The question of loss measurement is clearly before us. BP argues almost exclusively that the Administrator and the district court misinterpreted the formula for measurement of business and economic losses that appears in Exhibit 4C. Part I of the panel opinion identifies the crucial question for remand: should matching be required for all claims when it is clearly required for many? I agree to remand with instructions to reconsider the interpretation of Exhibit 4C for unmatched claims in light of the necessity of revenue *347and expense matching to realistic measurement of economic loss.
Part II of the opinion elaborates on a causation issue under Rule 23, which affects the class definitions. As noted already, causation was addressed by the parties in Exhibit 4B of the Settlement Agreement. BEL claimants within a defined geographic region closest to the Gulf do not need to present any evidence of factual causation. The same is true of BEL claimants in certain sensitive industries, such as seafood processors, regardless of geographic location. For those groups of BEL claimants, a mathematical loss as calculated under Exhibit 4C is compensated without any proof of the cause of the loss. BEL claimants operating further from the Gulf must show a mathematical loss under Exhibit 4C, subject to a requirement that the loss meet a certain percentage threshold, and must also provide documentation that the claimant lost revenues from certain classes of customers. As the last alternative to other forms of evidence, these more distant claimants could offer evidence of factual causation.

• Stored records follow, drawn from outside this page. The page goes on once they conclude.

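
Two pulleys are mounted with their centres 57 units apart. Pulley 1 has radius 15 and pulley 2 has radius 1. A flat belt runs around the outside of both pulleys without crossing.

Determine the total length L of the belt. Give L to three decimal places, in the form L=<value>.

L=167.722

open belt: β = asin((r2−r1)/C) = asin(-14/57) = -14.2181°
wrap1 = π − 2β = 208.4362°
wrap2 = π + 2β = 151.5638°
tangent length = C·cosβ = 55.2540
L = r1·wrap1 + r2·wrap2 + 2·C·cosβ = 15·3.6379 + 1·2.6453 + 2·55.2540 = 167.7217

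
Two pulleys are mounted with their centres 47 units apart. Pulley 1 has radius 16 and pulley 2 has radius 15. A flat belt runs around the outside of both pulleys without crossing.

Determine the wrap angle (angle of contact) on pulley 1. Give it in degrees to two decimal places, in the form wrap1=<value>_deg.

open belt: β = asin((r2−r1)/C) = asin(-1/47) = -1.2192°
wrap1 = π − 2β = 182.4383°
wrap2 = π + 2β = 177.5617°

wrap1=182.44_deg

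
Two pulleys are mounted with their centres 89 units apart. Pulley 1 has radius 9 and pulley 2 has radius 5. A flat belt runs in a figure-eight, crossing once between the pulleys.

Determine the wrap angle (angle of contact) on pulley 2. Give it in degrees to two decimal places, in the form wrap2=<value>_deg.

wrap2=198.10_deg

crossed belt: β = asin((r1+r2)/C) = asin(14/89) = 9.0504°
wrap1 = wrap2 = π + 2β = 198.1008°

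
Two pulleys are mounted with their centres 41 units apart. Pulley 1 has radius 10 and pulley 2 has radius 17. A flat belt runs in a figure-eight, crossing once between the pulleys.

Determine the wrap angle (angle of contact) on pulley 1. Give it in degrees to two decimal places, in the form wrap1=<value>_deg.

crossed belt: β = asin((r1+r2)/C) = asin(27/41) = 41.1884°
wrap1 = wrap2 = π + 2β = 262.3767°

wrap1=262.38_deg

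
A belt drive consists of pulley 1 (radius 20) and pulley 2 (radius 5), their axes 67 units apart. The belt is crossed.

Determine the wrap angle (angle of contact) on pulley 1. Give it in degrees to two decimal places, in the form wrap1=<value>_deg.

wrap1=223.82_deg

crossed belt: β = asin((r1+r2)/C) = asin(25/67) = 21.9090°
wrap1 = wrap2 = π + 2β = 223.8181°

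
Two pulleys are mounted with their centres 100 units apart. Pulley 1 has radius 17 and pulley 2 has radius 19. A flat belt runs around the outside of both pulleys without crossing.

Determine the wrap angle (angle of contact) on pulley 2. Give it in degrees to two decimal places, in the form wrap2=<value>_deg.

open belt: β = asin((r2−r1)/C) = asin(2/100) = 1.1460°
wrap1 = π − 2β = 177.7080°
wrap2 = π + 2β = 182.2920°

wrap2=182.29_deg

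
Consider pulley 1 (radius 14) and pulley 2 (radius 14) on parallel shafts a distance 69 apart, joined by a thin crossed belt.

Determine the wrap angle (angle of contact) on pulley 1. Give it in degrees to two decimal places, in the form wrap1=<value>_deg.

wrap1=227.88_deg

crossed belt: β = asin((r1+r2)/C) = asin(28/69) = 23.9411°
wrap1 = wrap2 = π + 2β = 227.8822°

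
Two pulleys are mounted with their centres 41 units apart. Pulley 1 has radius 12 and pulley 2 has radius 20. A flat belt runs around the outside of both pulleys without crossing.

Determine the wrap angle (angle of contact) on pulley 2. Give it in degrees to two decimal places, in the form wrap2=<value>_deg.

wrap2=202.50_deg

open belt: β = asin((r2−r1)/C) = asin(8/41) = 11.2518°
wrap1 = π − 2β = 157.4963°
wrap2 = π + 2β = 202.5037°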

Thus, Exhibit 4B of the Settlement Agreement allowed causation to be supported simply by loss calculations under Exhibit 4C rather than by requiring the claimant to prove that the loss had any factual relationship to BP’s actions. No one on appeal is challenging Exhibit 4B. BP is arguing that the erroneous variable profit decision endangers class certification by potentially allowing parties not harmed by BP’s actions to recover from the settlement fund. That potential arises from miscalculating loss. Other than by the challenge to the application of the method of showing loss, BP has not argued that the Settlement Agreement is defective under Rule 23.

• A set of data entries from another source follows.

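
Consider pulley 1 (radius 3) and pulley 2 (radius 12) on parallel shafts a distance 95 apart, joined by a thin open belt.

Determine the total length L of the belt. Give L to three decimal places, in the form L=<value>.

L=237.977

open belt: β = asin((r2−r1)/C) = asin(9/95) = 5.4362°
wrap1 = π − 2β = 169.1277°
wrap2 = π + 2β = 190.8723°
tangent length = C·cosβ = 94.5727
L = r1·wrap1 + r2·wrap2 + 2·C·cosβ = 3·2.9518 + 12·3.3314 + 2·94.5727 = 237.9772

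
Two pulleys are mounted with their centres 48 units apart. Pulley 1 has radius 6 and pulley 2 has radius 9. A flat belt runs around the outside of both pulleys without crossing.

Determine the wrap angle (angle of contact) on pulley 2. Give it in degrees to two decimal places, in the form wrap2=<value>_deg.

open belt: β = asin((r2−r1)/C) = asin(3/48) = 3.5833°
wrap1 = π − 2β = 172.8334°
wrap2 = π + 2β = 187.1666°

wrap2=187.17_deg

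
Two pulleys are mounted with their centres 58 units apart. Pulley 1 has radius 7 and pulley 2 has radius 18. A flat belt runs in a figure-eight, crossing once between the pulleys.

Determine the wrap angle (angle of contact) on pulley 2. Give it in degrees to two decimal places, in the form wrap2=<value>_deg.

crossed belt: β = asin((r1+r2)/C) = asin(25/58) = 25.5332°
wrap1 = wrap2 = π + 2β = 231.0665°

wrap2=231.07_deg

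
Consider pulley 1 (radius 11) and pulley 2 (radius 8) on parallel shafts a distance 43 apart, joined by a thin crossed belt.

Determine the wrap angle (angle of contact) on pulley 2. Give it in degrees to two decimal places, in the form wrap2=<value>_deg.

crossed belt: β = asin((r1+r2)/C) = asin(19/43) = 26.2226°
wrap1 = wrap2 = π + 2β = 232.4453°

wrap2=232.45_deg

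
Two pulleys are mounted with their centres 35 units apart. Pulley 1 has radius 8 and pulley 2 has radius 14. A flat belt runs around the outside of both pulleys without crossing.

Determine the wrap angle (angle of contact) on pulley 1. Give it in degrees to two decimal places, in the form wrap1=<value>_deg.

wrap1=160.26_deg

open belt: β = asin((r2−r1)/C) = asin(6/35) = 9.8709°
wrap1 = π − 2β = 160.2582°
wrap2 = π + 2β = 199.7418°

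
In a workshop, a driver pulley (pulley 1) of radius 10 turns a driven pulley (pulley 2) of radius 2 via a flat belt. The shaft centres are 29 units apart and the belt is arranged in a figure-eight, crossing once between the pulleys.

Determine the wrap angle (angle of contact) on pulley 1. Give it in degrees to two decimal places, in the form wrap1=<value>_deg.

wrap1=228.89_deg

crossed belt: β = asin((r1+r2)/C) = asin(12/29) = 24.4433°
wrap1 = wrap2 = π + 2β = 228.8867°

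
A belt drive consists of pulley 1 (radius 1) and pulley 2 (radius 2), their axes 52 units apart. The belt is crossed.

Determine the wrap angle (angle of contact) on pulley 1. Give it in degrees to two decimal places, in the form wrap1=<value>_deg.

wrap1=186.61_deg

crossed belt: β = asin((r1+r2)/C) = asin(3/52) = 3.3074°
wrap1 = wrap2 = π + 2β = 186.6147°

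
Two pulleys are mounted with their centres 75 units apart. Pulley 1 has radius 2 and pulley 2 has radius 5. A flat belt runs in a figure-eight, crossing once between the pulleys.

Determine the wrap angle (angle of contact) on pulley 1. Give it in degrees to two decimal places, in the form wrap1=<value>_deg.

wrap1=190.71_deg

crossed belt: β = asin((r1+r2)/C) = asin(7/75) = 5.3554°
wrap1 = wrap2 = π + 2β = 190.7108°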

Given that we are remanding so that the interpretation of variable profit will be reconsidered, it is not apparent that we should reach any fundamental Rule 23 concerns at this time. I agree that parts of the analysis have been briefed. For example, if the methods of computing losses do not, at least for a large number of claimants, determine in any reasonable fashion whether a financial loss actually occurred, there are significant Rule 23 problems in the incoherence of the calculation method. Because proof of loss largely substitutes for proof of causation, to allow the means of showing loss to become disconnected from economic realities threatens to distort entry into the class and is a defect under Rule 23. There is no evidence yet presented that BP ever agreed to this. Because the Rule 23 problem BP raises is confined to the measurement of loss and not to questions of standing of claimants who cannot show their losses were caused by BP’s actions, I would not at this time suggest there is a fundamental Rule 23 defect in the Settlement Agreement.

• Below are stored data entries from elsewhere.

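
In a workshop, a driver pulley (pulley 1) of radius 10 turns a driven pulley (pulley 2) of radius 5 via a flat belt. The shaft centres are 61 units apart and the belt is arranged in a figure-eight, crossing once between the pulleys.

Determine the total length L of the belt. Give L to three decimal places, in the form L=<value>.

crossed belt: β = asin((r1+r2)/C) = asin(15/61) = 14.2351°
wrap1 = wrap2 = π + 2β = 208.4702°
tangent length = C·cosβ = 59.1270
L = (r1+r2)·wrap + 2·C·cosβ = 15·3.6385 + 2·59.1270 = 172.8313

L=172.831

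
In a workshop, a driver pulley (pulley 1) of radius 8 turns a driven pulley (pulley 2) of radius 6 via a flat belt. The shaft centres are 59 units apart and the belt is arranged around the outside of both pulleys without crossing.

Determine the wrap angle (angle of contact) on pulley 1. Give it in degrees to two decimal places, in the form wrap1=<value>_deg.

open belt: β = asin((r2−r1)/C) = asin(-2/59) = -1.9426°
wrap1 = π − 2β = 183.8852°
wrap2 = π + 2β = 176.1148°

wrap1=183.89_deg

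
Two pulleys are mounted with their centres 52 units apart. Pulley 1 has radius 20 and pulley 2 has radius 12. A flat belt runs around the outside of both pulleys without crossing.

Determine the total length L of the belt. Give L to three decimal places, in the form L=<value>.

open belt: β = asin((r2−r1)/C) = asin(-8/52) = -8.8499°
wrap1 = π − 2β = 197.6998°
wrap2 = π + 2β = 162.3002°
tangent length = C·cosβ = 51.3809
L = r1·wrap1 + r2·wrap2 + 2·C·cosβ = 20·3.4505 + 12·2.8327 + 2·51.3809 = 205.7642

L=205.764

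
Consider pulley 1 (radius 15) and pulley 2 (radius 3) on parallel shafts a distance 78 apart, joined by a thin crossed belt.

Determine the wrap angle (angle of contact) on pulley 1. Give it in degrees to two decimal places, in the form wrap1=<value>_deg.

wrap1=206.68_deg

crossed belt: β = asin((r1+r2)/C) = asin(18/78) = 13.3424°
wrap1 = wrap2 = π + 2β = 206.6847°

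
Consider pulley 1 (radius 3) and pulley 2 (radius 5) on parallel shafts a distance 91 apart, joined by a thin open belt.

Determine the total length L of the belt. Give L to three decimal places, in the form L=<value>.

L=207.177

open belt: β = asin((r2−r1)/C) = asin(2/91) = 1.2593°
wrap1 = π − 2β = 177.4813°
wrap2 = π + 2β = 182.5187°
tangent length = C·cosβ = 90.9780
L = r1·wrap1 + r2·wrap2 + 2·C·cosβ = 3·3.0976 + 5·3.1856 + 2·90.9780 = 207.1767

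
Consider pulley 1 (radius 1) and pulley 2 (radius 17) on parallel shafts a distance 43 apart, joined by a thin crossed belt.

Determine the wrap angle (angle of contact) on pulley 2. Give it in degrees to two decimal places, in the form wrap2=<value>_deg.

crossed belt: β = asin((r1+r2)/C) = asin(18/43) = 24.7465°
wrap1 = wrap2 = π + 2β = 229.4930°

wrap2=229.49_deg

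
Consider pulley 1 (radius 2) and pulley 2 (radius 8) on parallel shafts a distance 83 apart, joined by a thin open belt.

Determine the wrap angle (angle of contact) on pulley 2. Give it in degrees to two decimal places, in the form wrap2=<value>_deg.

wrap2=188.29_deg

open belt: β = asin((r2−r1)/C) = asin(6/83) = 4.1455°
wrap1 = π − 2β = 171.7090°
wrap2 = π + 2β = 188.2910°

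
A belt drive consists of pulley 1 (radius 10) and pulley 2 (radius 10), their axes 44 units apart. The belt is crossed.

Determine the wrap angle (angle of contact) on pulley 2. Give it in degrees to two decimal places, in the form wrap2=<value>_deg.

crossed belt: β = asin((r1+r2)/C) = asin(20/44) = 27.0357°
wrap1 = wrap2 = π + 2β = 234.0714°

wrap2=234.07_deg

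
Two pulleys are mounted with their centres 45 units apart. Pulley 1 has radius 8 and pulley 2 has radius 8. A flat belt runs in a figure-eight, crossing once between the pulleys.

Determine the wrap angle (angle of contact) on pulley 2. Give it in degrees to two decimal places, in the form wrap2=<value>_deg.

crossed belt: β = asin((r1+r2)/C) = asin(16/45) = 20.8275°
wrap1 = wrap2 = π + 2β = 221.6550°

wrap2=221.65_deg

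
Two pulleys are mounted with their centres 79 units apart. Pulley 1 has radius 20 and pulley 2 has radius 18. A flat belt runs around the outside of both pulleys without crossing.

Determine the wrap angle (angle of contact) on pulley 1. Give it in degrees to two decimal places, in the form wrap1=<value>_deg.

wrap1=182.90_deg

open belt: β = asin((r2−r1)/C) = asin(-2/79) = -1.4507°
wrap1 = π − 2β = 182.9014°
wrap2 = π + 2β = 177.0986°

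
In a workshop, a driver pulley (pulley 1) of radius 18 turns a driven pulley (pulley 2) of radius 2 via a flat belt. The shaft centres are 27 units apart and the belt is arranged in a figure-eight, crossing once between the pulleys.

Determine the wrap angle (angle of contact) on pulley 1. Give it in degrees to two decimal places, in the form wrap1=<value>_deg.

crossed belt: β = asin((r1+r2)/C) = asin(20/27) = 47.7946°
wrap1 = wrap2 = π + 2β = 275.5891°

wrap1=275.59_deg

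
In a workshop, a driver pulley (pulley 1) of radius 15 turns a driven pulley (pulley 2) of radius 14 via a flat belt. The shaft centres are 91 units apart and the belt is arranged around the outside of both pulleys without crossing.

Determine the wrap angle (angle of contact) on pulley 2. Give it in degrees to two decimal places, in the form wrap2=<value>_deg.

wrap2=178.74_deg

open belt: β = asin((r2−r1)/C) = asin(-1/91) = -0.6296°
wrap1 = π − 2β = 181.2593°
wrap2 = π + 2β = 178.7407°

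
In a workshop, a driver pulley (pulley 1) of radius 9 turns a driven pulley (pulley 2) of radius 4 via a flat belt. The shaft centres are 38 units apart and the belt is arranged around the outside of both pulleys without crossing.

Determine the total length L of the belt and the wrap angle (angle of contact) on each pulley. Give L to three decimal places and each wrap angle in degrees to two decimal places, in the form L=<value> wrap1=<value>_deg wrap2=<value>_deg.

L=117.500 wrap1=195.12_deg wrap2=164.88_deg

open belt: β = asin((r2−r1)/C) = asin(-5/38) = -7.5608°
wrap1 = π − 2β = 195.1217°
wrap2 = π + 2β = 164.8783°
tangent length = C·cosβ = 37.6696
L = r1·wrap1 + r2·wrap2 + 2·C·cosβ = 9·3.4055 + 4·2.8777 + 2·37.6696 = 117.4996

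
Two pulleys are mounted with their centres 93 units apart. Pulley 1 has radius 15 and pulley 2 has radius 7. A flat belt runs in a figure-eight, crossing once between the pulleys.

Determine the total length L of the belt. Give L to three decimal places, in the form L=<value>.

crossed belt: β = asin((r1+r2)/C) = asin(22/93) = 13.6835°
wrap1 = wrap2 = π + 2β = 207.3671°
tangent length = C·cosβ = 90.3604
L = (r1+r2)·wrap + 2·C·cosβ = 22·3.6192 + 2·90.3604 = 260.3440

L=260.344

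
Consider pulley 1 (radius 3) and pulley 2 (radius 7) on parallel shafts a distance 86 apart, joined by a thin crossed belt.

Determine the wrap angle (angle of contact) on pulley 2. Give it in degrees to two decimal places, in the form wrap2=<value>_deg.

wrap2=193.35_deg

crossed belt: β = asin((r1+r2)/C) = asin(10/86) = 6.6774°
wrap1 = wrap2 = π + 2β = 193.3548°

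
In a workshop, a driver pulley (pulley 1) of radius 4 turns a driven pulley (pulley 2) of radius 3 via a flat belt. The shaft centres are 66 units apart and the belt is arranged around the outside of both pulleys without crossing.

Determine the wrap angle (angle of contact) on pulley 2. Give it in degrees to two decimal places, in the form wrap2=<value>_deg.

wrap2=178.26_deg

open belt: β = asin((r2−r1)/C) = asin(-1/66) = -0.8682°
wrap1 = π − 2β = 181.7363°
wrap2 = π + 2β = 178.2637°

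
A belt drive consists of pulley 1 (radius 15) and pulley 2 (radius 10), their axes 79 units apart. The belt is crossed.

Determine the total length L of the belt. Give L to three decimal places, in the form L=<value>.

L=244.519

crossed belt: β = asin((r1+r2)/C) = asin(25/79) = 18.4487°
wrap1 = wrap2 = π + 2β = 216.8974°
tangent length = C·cosβ = 74.9400
L = (r1+r2)·wrap + 2·C·cosβ = 25·3.7856 + 2·74.9400 = 244.5193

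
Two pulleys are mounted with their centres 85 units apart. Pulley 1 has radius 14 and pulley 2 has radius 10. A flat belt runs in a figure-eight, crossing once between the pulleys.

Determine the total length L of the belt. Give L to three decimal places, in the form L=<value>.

crossed belt: β = asin((r1+r2)/C) = asin(24/85) = 16.4007°
wrap1 = wrap2 = π + 2β = 212.8014°
tangent length = C·cosβ = 81.5414
L = (r1+r2)·wrap + 2·C·cosβ = 24·3.7141 + 2·81.5414 = 252.2208

L=252.221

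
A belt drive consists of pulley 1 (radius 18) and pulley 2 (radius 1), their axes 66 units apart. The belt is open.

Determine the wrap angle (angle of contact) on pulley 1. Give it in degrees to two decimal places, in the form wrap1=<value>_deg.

open belt: β = asin((r2−r1)/C) = asin(-17/66) = -14.9263°
wrap1 = π − 2β = 209.8525°
wrap2 = π + 2β = 150.1475°

wrap1=209.85_deg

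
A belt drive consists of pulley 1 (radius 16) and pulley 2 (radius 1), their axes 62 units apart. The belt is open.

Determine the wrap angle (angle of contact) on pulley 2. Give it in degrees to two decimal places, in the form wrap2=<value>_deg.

wrap2=152.00_deg

open belt: β = asin((r2−r1)/C) = asin(-15/62) = -14.0008°
wrap1 = π − 2β = 208.0016°
wrap2 = π + 2β = 151.9984°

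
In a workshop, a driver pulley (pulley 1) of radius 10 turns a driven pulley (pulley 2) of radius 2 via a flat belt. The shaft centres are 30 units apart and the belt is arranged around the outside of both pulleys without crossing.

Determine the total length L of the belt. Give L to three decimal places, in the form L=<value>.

open belt: β = asin((r2−r1)/C) = asin(-8/30) = -15.4660°
wrap1 = π − 2β = 210.9320°
wrap2 = π + 2β = 149.0680°
tangent length = C·cosβ = 28.9137
L = r1·wrap1 + r2·wrap2 + 2·C·cosβ = 10·3.6815 + 2·2.6017 + 2·28.9137 = 99.8454

L=99.845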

I do not minimize the concern about recognizing limitations for Rule 23. The opinion correctly notes that class actions are not meant to be vessels for achieving “global peace” by creating substantive rights that would not otherwise exist. See Amchem Products, Inc. v. Windsor, 521 U.S. 591, 612-13, 117 S.Ct. 2231, 138 L.Ed.2d 689 (1997). I would only have identified the relevant principles and authorities, then remanded for such consideration as the parties and the district court bring to the issue of causation as they address the measurement of loss.